In the wake of racial reckoning, singer/producer Sasami tackles metal music

Also reviewed: Jack Harlow takes a lesson from Lil Nas X.

February 24, 2022 at 5:00PM
Sasami (LUISA OPALESKY, New York Times/The Minnesota Star Tribune)

POP/ROCK

Sasami, "Squeeze" (Domino)

For most of 2020, Sasami didn't feel like it was an appropriate time for her to make music. A year after the Los Angeles singer/producer released her self-titled debut, a collection of electro-inflected indie rock, the pandemic was raging and a racial reckoning was provoking important questions. She wanted to take on white male music, specifically metal.

"Squeeze" feels both darkly menacing and openly heartfelt. Sasami assumes the roles of tormentor and tormented, contending with a world that can be emotionally overwhelming in so many ways.

After graduating from Eastman School of Music, Sasami, now 31, finally began writing her own songs in 2017 partly so she'd have practice material for producing music. The diaristic "Morning Comes" on her debut was the first song she ever wrote. With "Squeeze," she wanted to take a more dynamic approach to better suit her self-described "chaotic clown-y energy."

Though "Squeeze" may embrace genre signifiers like double kick drums and slap bass, it's far from a typical metal album. Her pulverizing cover of Daniel Johnston's "Sorry Entertainer" features an impassioned finger-tapped guitar solo and full-throated screaming, but as the music trails out, you can hear Sasami's resulting coughing fit.
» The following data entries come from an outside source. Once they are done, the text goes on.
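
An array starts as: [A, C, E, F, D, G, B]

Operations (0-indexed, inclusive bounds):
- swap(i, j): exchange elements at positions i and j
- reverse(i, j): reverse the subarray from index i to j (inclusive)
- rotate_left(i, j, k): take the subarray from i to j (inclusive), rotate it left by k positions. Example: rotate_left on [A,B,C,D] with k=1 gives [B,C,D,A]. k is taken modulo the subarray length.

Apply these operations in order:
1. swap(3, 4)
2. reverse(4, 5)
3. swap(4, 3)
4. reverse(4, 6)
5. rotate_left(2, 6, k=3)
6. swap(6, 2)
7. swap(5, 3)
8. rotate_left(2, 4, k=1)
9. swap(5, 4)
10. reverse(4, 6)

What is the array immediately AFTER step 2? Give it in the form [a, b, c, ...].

After 1 (swap(3, 4)): [A, C, E, D, F, G, B]
After 2 (reverse(4, 5)): [A, C, E, D, G, F, B]

Answer: [A, C, E, D, G, F, B]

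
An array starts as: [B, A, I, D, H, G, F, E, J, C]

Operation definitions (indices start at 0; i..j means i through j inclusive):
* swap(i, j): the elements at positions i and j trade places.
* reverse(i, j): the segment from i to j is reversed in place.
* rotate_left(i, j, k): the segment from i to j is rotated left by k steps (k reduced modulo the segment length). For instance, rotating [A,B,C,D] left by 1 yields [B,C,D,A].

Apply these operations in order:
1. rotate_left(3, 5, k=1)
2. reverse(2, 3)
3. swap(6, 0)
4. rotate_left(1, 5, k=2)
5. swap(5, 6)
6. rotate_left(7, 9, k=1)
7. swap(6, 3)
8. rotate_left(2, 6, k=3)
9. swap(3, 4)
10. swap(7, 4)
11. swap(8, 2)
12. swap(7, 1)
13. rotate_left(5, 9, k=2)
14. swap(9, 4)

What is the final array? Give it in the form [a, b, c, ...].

Answer: [F, D, C, G, A, I, B, E, H, J]

Derivation:
After 1 (rotate_left(3, 5, k=1)): [B, A, I, H, G, D, F, E, J, C]
After 2 (reverse(2, 3)): [B, A, H, I, G, D, F, E, J, C]
After 3 (swap(6, 0)): [F, A, H, I, G, D, B, E, J, C]
After 4 (rotate_left(1, 5, k=2)): [F, I, G, D, A, H, B, E, J, C]
After 5 (swap(5, 6)): [F, I, G, D, A, B, H, E, J, C]
After 6 (rotate_left(7, 9, k=1)): [F, I, G, D, A, B, H, J, C, E]
After 7 (swap(6, 3)): [F, I, G, H, A, B, D, J, C, E]
After 8 (rotate_left(2, 6, k=3)): [F, I, B, D, G, H, A, J, C, E]
After 9 (swap(3, 4)): [F, I, B, G, D, H, A, J, C, E]
After 10 (swap(7, 4)): [F, I, B, G, J, H, A, D, C, E]
After 11 (swap(8, 2)): [F, I, C, G, J, H, A, D, B, E]
After 12 (swap(7, 1)): [F, D, C, G, J, H, A, I, B, E]
After 13 (rotate_left(5, 9, k=2)): [F, D, C, G, J, I, B, E, H, A]
After 14 (swap(9, 4)): [F, D, C, G, A, I, B, E, H, J]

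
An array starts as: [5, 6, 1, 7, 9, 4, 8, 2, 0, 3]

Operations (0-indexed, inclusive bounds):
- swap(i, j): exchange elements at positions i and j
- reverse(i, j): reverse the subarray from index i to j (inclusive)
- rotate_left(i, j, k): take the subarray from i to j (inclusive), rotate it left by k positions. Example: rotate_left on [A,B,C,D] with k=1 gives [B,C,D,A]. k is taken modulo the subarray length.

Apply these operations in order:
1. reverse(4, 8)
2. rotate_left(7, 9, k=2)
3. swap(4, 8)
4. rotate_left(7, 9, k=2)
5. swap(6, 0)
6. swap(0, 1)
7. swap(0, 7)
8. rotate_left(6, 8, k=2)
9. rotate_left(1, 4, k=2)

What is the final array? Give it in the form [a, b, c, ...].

After 1 (reverse(4, 8)): [5, 6, 1, 7, 0, 2, 8, 4, 9, 3]
After 2 (rotate_left(7, 9, k=2)): [5, 6, 1, 7, 0, 2, 8, 3, 4, 9]
After 3 (swap(4, 8)): [5, 6, 1, 7, 4, 2, 8, 3, 0, 9]
After 4 (rotate_left(7, 9, k=2)): [5, 6, 1, 7, 4, 2, 8, 9, 3, 0]
After 5 (swap(6, 0)): [8, 6, 1, 7, 4, 2, 5, 9, 3, 0]
After 6 (swap(0, 1)): [6, 8, 1, 7, 4, 2, 5, 9, 3, 0]
After 7 (swap(0, 7)): [9, 8, 1, 7, 4, 2, 5, 6, 3, 0]
After 8 (rotate_left(6, 8, k=2)): [9, 8, 1, 7, 4, 2, 3, 5, 6, 0]
After 9 (rotate_left(1, 4, k=2)): [9, 7, 4, 8, 1, 2, 3, 5, 6, 0]

Answer: [9, 7, 4, 8, 1, 2, 3, 5, 6, 0]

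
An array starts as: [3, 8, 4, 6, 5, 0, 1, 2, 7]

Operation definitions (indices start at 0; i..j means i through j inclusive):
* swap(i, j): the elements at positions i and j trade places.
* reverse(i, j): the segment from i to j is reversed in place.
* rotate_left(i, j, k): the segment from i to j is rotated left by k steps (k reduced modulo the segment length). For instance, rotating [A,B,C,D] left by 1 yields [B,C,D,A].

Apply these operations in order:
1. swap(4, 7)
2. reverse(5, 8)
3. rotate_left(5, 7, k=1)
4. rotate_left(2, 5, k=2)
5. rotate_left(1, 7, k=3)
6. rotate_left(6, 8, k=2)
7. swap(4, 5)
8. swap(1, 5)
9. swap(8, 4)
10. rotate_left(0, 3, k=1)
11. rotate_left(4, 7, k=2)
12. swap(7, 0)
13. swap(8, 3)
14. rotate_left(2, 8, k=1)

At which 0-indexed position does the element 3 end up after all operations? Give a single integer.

After 1 (swap(4, 7)): [3, 8, 4, 6, 2, 0, 1, 5, 7]
After 2 (reverse(5, 8)): [3, 8, 4, 6, 2, 7, 5, 1, 0]
After 3 (rotate_left(5, 7, k=1)): [3, 8, 4, 6, 2, 5, 1, 7, 0]
After 4 (rotate_left(2, 5, k=2)): [3, 8, 2, 5, 4, 6, 1, 7, 0]
After 5 (rotate_left(1, 7, k=3)): [3, 4, 6, 1, 7, 8, 2, 5, 0]
After 6 (rotate_left(6, 8, k=2)): [3, 4, 6, 1, 7, 8, 0, 2, 5]
After 7 (swap(4, 5)): [3, 4, 6, 1, 8, 7, 0, 2, 5]
After 8 (swap(1, 5)): [3, 7, 6, 1, 8, 4, 0, 2, 5]
After 9 (swap(8, 4)): [3, 7, 6, 1, 5, 4, 0, 2, 8]
After 10 (rotate_left(0, 3, k=1)): [7, 6, 1, 3, 5, 4, 0, 2, 8]
After 11 (rotate_left(4, 7, k=2)): [7, 6, 1, 3, 0, 2, 5, 4, 8]
After 12 (swap(7, 0)): [4, 6, 1, 3, 0, 2, 5, 7, 8]
After 13 (swap(8, 3)): [4, 6, 1, 8, 0, 2, 5, 7, 3]
After 14 (rotate_left(2, 8, k=1)): [4, 6, 8, 0, 2, 5, 7, 3, 1]

Answer: 7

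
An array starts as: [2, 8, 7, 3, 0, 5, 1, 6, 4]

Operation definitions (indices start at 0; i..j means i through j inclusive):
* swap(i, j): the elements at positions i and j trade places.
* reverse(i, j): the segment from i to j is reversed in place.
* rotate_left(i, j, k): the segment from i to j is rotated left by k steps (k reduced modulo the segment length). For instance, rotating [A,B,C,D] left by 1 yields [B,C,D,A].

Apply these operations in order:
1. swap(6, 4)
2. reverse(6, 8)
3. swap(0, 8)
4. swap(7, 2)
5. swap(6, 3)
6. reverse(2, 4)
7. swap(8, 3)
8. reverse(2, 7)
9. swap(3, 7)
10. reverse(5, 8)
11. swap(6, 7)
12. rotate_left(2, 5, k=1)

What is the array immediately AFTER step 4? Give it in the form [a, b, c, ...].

After 1 (swap(6, 4)): [2, 8, 7, 3, 1, 5, 0, 6, 4]
After 2 (reverse(6, 8)): [2, 8, 7, 3, 1, 5, 4, 6, 0]
After 3 (swap(0, 8)): [0, 8, 7, 3, 1, 5, 4, 6, 2]
After 4 (swap(7, 2)): [0, 8, 6, 3, 1, 5, 4, 7, 2]

Answer: [0, 8, 6, 3, 1, 5, 4, 7, 2]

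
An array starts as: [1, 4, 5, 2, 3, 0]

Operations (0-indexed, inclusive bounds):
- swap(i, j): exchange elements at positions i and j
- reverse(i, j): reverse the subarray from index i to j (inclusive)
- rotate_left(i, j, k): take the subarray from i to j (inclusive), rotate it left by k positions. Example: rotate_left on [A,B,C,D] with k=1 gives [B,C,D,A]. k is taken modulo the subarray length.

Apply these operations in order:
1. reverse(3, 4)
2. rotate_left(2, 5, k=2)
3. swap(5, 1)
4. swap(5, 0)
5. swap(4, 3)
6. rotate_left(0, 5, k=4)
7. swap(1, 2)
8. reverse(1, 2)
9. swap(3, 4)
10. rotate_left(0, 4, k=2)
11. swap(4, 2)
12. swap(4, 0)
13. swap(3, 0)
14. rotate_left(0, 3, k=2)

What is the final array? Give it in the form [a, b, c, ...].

After 1 (reverse(3, 4)): [1, 4, 5, 3, 2, 0]
After 2 (rotate_left(2, 5, k=2)): [1, 4, 2, 0, 5, 3]
After 3 (swap(5, 1)): [1, 3, 2, 0, 5, 4]
After 4 (swap(5, 0)): [4, 3, 2, 0, 5, 1]
After 5 (swap(4, 3)): [4, 3, 2, 5, 0, 1]
After 6 (rotate_left(0, 5, k=4)): [0, 1, 4, 3, 2, 5]
After 7 (swap(1, 2)): [0, 4, 1, 3, 2, 5]
After 8 (reverse(1, 2)): [0, 1, 4, 3, 2, 5]
After 9 (swap(3, 4)): [0, 1, 4, 2, 3, 5]
After 10 (rotate_left(0, 4, k=2)): [4, 2, 3, 0, 1, 5]
After 11 (swap(4, 2)): [4, 2, 1, 0, 3, 5]
After 12 (swap(4, 0)): [3, 2, 1, 0, 4, 5]
After 13 (swap(3, 0)): [0, 2, 1, 3, 4, 5]
After 14 (rotate_left(0, 3, k=2)): [1, 3, 0, 2, 4, 5]

Answer: [1, 3, 0, 2, 4, 5]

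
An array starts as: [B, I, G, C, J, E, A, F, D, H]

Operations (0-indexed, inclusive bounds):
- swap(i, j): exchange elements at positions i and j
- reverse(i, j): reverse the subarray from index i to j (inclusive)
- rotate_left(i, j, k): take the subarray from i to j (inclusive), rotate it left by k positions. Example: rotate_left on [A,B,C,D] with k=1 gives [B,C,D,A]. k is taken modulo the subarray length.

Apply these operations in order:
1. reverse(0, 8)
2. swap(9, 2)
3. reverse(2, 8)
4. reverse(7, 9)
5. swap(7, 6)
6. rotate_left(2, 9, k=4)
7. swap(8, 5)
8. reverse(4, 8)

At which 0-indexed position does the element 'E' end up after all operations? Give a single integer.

Answer: 4

Derivation:
After 1 (reverse(0, 8)): [D, F, A, E, J, C, G, I, B, H]
After 2 (swap(9, 2)): [D, F, H, E, J, C, G, I, B, A]
After 3 (reverse(2, 8)): [D, F, B, I, G, C, J, E, H, A]
After 4 (reverse(7, 9)): [D, F, B, I, G, C, J, A, H, E]
After 5 (swap(7, 6)): [D, F, B, I, G, C, A, J, H, E]
After 6 (rotate_left(2, 9, k=4)): [D, F, A, J, H, E, B, I, G, C]
After 7 (swap(8, 5)): [D, F, A, J, H, G, B, I, E, C]
After 8 (reverse(4, 8)): [D, F, A, J, E, I, B, G, H, C]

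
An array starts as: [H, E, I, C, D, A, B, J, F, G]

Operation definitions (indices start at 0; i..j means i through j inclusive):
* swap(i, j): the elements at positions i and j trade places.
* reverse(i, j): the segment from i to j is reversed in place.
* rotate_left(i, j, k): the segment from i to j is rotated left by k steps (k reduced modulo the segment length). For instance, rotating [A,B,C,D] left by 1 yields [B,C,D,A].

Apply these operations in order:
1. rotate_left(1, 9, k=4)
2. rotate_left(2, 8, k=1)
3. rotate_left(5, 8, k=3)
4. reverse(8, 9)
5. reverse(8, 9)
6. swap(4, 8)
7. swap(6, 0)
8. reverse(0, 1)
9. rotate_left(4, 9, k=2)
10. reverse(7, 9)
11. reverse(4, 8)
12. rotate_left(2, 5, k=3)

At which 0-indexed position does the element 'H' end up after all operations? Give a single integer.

After 1 (rotate_left(1, 9, k=4)): [H, A, B, J, F, G, E, I, C, D]
After 2 (rotate_left(2, 8, k=1)): [H, A, J, F, G, E, I, C, B, D]
After 3 (rotate_left(5, 8, k=3)): [H, A, J, F, G, B, E, I, C, D]
After 4 (reverse(8, 9)): [H, A, J, F, G, B, E, I, D, C]
After 5 (reverse(8, 9)): [H, A, J, F, G, B, E, I, C, D]
After 6 (swap(4, 8)): [H, A, J, F, C, B, E, I, G, D]
After 7 (swap(6, 0)): [E, A, J, F, C, B, H, I, G, D]
After 8 (reverse(0, 1)): [A, E, J, F, C, B, H, I, G, D]
After 9 (rotate_left(4, 9, k=2)): [A, E, J, F, H, I, G, D, C, B]
After 10 (reverse(7, 9)): [A, E, J, F, H, I, G, B, C, D]
After 11 (reverse(4, 8)): [A, E, J, F, C, B, G, I, H, D]
After 12 (rotate_left(2, 5, k=3)): [A, E, B, J, F, C, G, I, H, D]

Answer: 8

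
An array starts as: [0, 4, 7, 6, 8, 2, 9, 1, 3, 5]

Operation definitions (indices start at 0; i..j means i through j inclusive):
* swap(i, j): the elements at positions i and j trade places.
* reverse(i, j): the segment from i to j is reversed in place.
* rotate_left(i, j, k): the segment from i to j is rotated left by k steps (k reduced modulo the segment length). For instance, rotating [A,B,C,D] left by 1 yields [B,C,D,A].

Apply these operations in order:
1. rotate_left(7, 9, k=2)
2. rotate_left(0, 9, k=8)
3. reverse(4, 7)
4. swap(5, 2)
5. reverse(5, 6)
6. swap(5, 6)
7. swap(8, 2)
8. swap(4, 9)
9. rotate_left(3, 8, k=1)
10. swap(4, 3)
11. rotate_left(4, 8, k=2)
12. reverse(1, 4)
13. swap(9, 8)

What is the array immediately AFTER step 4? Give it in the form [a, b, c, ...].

After 1 (rotate_left(7, 9, k=2)): [0, 4, 7, 6, 8, 2, 9, 5, 1, 3]
After 2 (rotate_left(0, 9, k=8)): [1, 3, 0, 4, 7, 6, 8, 2, 9, 5]
After 3 (reverse(4, 7)): [1, 3, 0, 4, 2, 8, 6, 7, 9, 5]
After 4 (swap(5, 2)): [1, 3, 8, 4, 2, 0, 6, 7, 9, 5]

Answer: [1, 3, 8, 4, 2, 0, 6, 7, 9, 5]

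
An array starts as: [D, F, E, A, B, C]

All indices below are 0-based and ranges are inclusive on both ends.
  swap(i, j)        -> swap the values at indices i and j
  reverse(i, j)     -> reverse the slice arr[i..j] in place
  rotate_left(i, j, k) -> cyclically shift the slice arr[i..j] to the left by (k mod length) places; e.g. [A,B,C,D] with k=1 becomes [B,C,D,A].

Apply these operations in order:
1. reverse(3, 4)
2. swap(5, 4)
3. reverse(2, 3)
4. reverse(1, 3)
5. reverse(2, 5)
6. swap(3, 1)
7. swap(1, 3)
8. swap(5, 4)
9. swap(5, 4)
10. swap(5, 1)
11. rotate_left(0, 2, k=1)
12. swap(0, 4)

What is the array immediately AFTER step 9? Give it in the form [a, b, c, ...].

After 1 (reverse(3, 4)): [D, F, E, B, A, C]
After 2 (swap(5, 4)): [D, F, E, B, C, A]
After 3 (reverse(2, 3)): [D, F, B, E, C, A]
After 4 (reverse(1, 3)): [D, E, B, F, C, A]
After 5 (reverse(2, 5)): [D, E, A, C, F, B]
After 6 (swap(3, 1)): [D, C, A, E, F, B]
After 7 (swap(1, 3)): [D, E, A, C, F, B]
After 8 (swap(5, 4)): [D, E, A, C, B, F]
After 9 (swap(5, 4)): [D, E, A, C, F, B]

Answer: [D, E, A, C, F, B]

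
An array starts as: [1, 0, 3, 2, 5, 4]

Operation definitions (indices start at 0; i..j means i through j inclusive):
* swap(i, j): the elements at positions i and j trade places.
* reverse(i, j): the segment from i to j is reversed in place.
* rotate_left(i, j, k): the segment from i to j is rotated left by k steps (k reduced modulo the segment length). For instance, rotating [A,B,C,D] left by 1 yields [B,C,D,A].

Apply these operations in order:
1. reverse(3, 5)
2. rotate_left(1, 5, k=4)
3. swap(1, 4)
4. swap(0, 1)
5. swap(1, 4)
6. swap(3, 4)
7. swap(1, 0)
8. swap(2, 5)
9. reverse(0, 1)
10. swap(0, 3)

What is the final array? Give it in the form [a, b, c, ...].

After 1 (reverse(3, 5)): [1, 0, 3, 4, 5, 2]
After 2 (rotate_left(1, 5, k=4)): [1, 2, 0, 3, 4, 5]
After 3 (swap(1, 4)): [1, 4, 0, 3, 2, 5]
After 4 (swap(0, 1)): [4, 1, 0, 3, 2, 5]
After 5 (swap(1, 4)): [4, 2, 0, 3, 1, 5]
After 6 (swap(3, 4)): [4, 2, 0, 1, 3, 5]
After 7 (swap(1, 0)): [2, 4, 0, 1, 3, 5]
After 8 (swap(2, 5)): [2, 4, 5, 1, 3, 0]
After 9 (reverse(0, 1)): [4, 2, 5, 1, 3, 0]
After 10 (swap(0, 3)): [1, 2, 5, 4, 3, 0]

Answer: [1, 2, 5, 4, 3, 0]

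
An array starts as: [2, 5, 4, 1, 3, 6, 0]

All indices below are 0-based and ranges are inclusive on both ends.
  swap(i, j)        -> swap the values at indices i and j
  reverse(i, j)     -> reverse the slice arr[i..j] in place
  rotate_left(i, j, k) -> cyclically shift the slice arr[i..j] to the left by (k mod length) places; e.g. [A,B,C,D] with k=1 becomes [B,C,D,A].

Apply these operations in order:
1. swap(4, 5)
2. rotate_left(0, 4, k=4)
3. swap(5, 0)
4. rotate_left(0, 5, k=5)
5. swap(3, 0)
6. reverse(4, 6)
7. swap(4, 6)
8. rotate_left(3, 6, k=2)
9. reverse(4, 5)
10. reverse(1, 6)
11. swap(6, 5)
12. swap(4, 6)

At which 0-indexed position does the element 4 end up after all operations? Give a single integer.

After 1 (swap(4, 5)): [2, 5, 4, 1, 6, 3, 0]
After 2 (rotate_left(0, 4, k=4)): [6, 2, 5, 4, 1, 3, 0]
After 3 (swap(5, 0)): [3, 2, 5, 4, 1, 6, 0]
After 4 (rotate_left(0, 5, k=5)): [6, 3, 2, 5, 4, 1, 0]
After 5 (swap(3, 0)): [5, 3, 2, 6, 4, 1, 0]
After 6 (reverse(4, 6)): [5, 3, 2, 6, 0, 1, 4]
After 7 (swap(4, 6)): [5, 3, 2, 6, 4, 1, 0]
After 8 (rotate_left(3, 6, k=2)): [5, 3, 2, 1, 0, 6, 4]
After 9 (reverse(4, 5)): [5, 3, 2, 1, 6, 0, 4]
After 10 (reverse(1, 6)): [5, 4, 0, 6, 1, 2, 3]
After 11 (swap(6, 5)): [5, 4, 0, 6, 1, 3, 2]
After 12 (swap(4, 6)): [5, 4, 0, 6, 2, 3, 1]

Answer: 1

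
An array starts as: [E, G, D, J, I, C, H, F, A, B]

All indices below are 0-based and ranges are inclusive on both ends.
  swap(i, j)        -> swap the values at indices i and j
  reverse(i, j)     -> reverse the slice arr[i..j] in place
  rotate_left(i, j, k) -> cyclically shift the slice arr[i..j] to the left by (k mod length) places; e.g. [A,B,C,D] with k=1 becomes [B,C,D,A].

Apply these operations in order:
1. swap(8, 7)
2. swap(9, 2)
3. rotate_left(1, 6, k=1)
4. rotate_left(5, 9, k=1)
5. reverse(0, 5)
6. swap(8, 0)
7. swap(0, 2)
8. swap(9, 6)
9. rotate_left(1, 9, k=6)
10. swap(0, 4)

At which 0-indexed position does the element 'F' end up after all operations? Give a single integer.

After 1 (swap(8, 7)): [E, G, D, J, I, C, H, A, F, B]
After 2 (swap(9, 2)): [E, G, B, J, I, C, H, A, F, D]
After 3 (rotate_left(1, 6, k=1)): [E, B, J, I, C, H, G, A, F, D]
After 4 (rotate_left(5, 9, k=1)): [E, B, J, I, C, G, A, F, D, H]
After 5 (reverse(0, 5)): [G, C, I, J, B, E, A, F, D, H]
After 6 (swap(8, 0)): [D, C, I, J, B, E, A, F, G, H]
After 7 (swap(0, 2)): [I, C, D, J, B, E, A, F, G, H]
After 8 (swap(9, 6)): [I, C, D, J, B, E, H, F, G, A]
After 9 (rotate_left(1, 9, k=6)): [I, F, G, A, C, D, J, B, E, H]
After 10 (swap(0, 4)): [C, F, G, A, I, D, J, B, E, H]

Answer: 1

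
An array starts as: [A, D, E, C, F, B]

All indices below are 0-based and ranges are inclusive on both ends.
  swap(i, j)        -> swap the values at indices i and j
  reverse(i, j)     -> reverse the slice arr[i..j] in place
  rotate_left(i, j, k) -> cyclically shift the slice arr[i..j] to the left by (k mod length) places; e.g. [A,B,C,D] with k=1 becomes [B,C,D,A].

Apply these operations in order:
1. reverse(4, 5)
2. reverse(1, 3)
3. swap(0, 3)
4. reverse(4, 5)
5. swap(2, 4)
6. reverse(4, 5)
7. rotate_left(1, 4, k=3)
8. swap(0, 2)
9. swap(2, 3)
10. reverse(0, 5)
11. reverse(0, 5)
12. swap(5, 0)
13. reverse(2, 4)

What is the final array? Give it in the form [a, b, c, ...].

After 1 (reverse(4, 5)): [A, D, E, C, B, F]
After 2 (reverse(1, 3)): [A, C, E, D, B, F]
After 3 (swap(0, 3)): [D, C, E, A, B, F]
After 4 (reverse(4, 5)): [D, C, E, A, F, B]
After 5 (swap(2, 4)): [D, C, F, A, E, B]
After 6 (reverse(4, 5)): [D, C, F, A, B, E]
After 7 (rotate_left(1, 4, k=3)): [D, B, C, F, A, E]
After 8 (swap(0, 2)): [C, B, D, F, A, E]
After 9 (swap(2, 3)): [C, B, F, D, A, E]
After 10 (reverse(0, 5)): [E, A, D, F, B, C]
After 11 (reverse(0, 5)): [C, B, F, D, A, E]
After 12 (swap(5, 0)): [E, B, F, D, A, C]
After 13 (reverse(2, 4)): [E, B, A, D, F, C]

Answer: [E, B, A, D, F, C]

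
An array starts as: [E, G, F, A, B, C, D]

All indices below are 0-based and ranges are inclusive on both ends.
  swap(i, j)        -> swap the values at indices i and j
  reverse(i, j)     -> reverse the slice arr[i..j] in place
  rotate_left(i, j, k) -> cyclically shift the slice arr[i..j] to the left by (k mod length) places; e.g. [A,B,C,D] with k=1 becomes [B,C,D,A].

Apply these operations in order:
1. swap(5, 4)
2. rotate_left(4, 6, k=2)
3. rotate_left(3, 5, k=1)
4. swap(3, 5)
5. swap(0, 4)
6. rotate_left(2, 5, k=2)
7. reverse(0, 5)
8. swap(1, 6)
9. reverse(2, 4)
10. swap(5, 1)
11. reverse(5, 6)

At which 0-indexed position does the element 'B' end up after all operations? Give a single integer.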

Disparate influences pulse throughout the LP, like the glam rock boogie of "Make It Right," the swirling electronic textures on "Call Me Home" or the power ballad tendencies of "The Greatest" and "Not a Love Song." With its loud and proud acoustic guitar strumming, "Tried to Understand" provides one of the album's breeziest moments.

ERIC DUCKER, New York Times


Jack Harlow, "Nail Tech"

Last year Harlow went to No. 1 as the guest on Lil Nas X's "Industry Baby," and he's learned something from that experience. "Nail Tech" has echoes of that song's horns, and Harlow approaches the beat similarly, with imagistic rapping — "You ain't one of my dogs, why do you hound us?" — and a confidence that makes this song sound like a victory lap.